Well, this is turning into a week or nostalgia. It’s come in two flavors: happy and sad.

Reading the new Tolkien book, the Children of Hurin, is making me happy. It’s reminding me how I got into fantasy fiction and thus into gaming in the first place. If any other author opened a novel with two pages of genealogy, I’d put it down. For Tolkien though it works, because it mirrors the real world mythology he was building off and really does inform the entirety of the story. And just because his style has been imitated badly by countless authors, there’s no reason to write off its originator.

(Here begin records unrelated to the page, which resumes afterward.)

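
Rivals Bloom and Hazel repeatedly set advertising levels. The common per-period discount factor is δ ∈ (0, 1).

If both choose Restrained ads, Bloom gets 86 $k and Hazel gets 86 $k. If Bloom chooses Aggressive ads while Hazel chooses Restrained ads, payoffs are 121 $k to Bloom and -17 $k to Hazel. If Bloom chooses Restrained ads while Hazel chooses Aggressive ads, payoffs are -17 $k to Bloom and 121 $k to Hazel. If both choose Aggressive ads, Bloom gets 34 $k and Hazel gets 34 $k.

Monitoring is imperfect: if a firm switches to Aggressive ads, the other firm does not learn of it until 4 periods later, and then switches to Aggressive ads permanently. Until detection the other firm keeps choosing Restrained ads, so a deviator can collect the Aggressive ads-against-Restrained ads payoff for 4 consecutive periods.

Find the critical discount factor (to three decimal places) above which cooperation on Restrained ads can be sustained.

0.796

Deviating for the 4 undetected periods gains 121−86 = 35 per period over cooperation, then loses 86−34 = 52 per period forever once punishment starts.
Gain: 35(1 + δ + … + δ^3); loss: 52·δ^4/(1−δ).
No profitable deviation ⇔ 35(1−δ^4) ≤ 52·δ^4, i.e. δ^4 ≥ 35/(35+52) = 35/87.
Hence δ ≥ (35/87)^(1/4) ≈ 0.796.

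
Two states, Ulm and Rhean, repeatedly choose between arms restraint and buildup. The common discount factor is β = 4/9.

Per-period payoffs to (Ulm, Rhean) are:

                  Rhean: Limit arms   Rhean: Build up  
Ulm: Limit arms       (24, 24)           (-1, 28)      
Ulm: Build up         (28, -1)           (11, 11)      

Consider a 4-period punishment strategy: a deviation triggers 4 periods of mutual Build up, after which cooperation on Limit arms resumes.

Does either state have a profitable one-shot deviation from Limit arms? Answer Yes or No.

No

IC: β+…+β^4 ≥ (28−24)/(24−11) = 4/13.
At β = 4/9: partial sum = 0.7688 ≥ 0.3077. Cooperation sustainable.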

The story will be familiar to anyone who read Unfinished Tales. It’s basically a novel-length version of the tale of Turin and his sister, edited together by Christopher Tolkien from many drafts and pieces left by his father. Although Christopher tries to give readers unfamiliar with the Silmarillion enough background to make sense of the story, I think you really need to be familiar with the bigger picture of the First Age of Middle Earth to fully appreciate it. Even if you haven’t read the Silmarillion though, I’d recommend the Children of Hurin. It’ll show you how deep Tolkien’s mythology was before he even started working on the Lord of the Rings, and how it informed everything that happened in those books.

Unfortunately, this week also brought the news that the magazines Dragon and Dungeon are being taken behind the shed and shot. As with many gamers, Dragon in particular played a big part in my introduction to hobby gaming. I remember getting a subscription when I was 12 years old and it opened up a new world to me. I learned about new authors from Giants in the Earth, I discovered new games through the reviews section, and I got a wealth of material to make my D&D; games better. I didn’t have a lot of money to spend on game books back then, so Dragon was really important to me. It gave me a monthly dose of my hobby and kept me connected to what was going on.

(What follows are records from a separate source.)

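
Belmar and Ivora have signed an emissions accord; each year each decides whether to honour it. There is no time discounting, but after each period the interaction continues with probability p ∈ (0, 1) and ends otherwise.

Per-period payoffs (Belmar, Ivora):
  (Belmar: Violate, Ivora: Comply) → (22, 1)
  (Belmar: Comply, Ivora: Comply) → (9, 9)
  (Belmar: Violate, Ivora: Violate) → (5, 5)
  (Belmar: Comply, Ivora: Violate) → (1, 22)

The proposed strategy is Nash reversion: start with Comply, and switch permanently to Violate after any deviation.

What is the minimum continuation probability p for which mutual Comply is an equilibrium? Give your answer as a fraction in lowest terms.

13/17

With no time discounting, the continuation probability p plays the role of the discount factor.
Grim-trigger IC: 9/(1−p) ≥ 22 + 5p/(1−p) ⇒ p ≥ (22−9)/(22−5) = 13/17.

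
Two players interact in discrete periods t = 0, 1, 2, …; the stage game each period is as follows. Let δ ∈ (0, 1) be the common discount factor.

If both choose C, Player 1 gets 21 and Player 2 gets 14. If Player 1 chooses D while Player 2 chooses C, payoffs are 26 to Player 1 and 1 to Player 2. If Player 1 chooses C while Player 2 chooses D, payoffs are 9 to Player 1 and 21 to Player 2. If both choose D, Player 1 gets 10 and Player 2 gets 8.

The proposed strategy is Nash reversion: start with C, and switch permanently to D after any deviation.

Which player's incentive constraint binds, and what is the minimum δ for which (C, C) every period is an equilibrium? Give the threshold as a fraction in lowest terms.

Player 2; δ ≥ 7/13

Player 1's threshold: (26−21)/(26−10) = 5/16.
Player 2's threshold: (21−14)/(21−8) = 7/13.
5/16 < 7/13, so Player 2 binds and δ* = 7/13.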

The current state of D&D; has been making me sad for some time now, so perhaps this announcement is a fitting coda. D&D; today just doesn’t seem like the same game that captured my imagination when I was 10 years old and under its current custodians I don’t see that changing.

I wish all my compadres at Paizo good luck in navigating the waters of the RPG market sans the D&D; logo. I look forward to seeing what they have up their sleeves.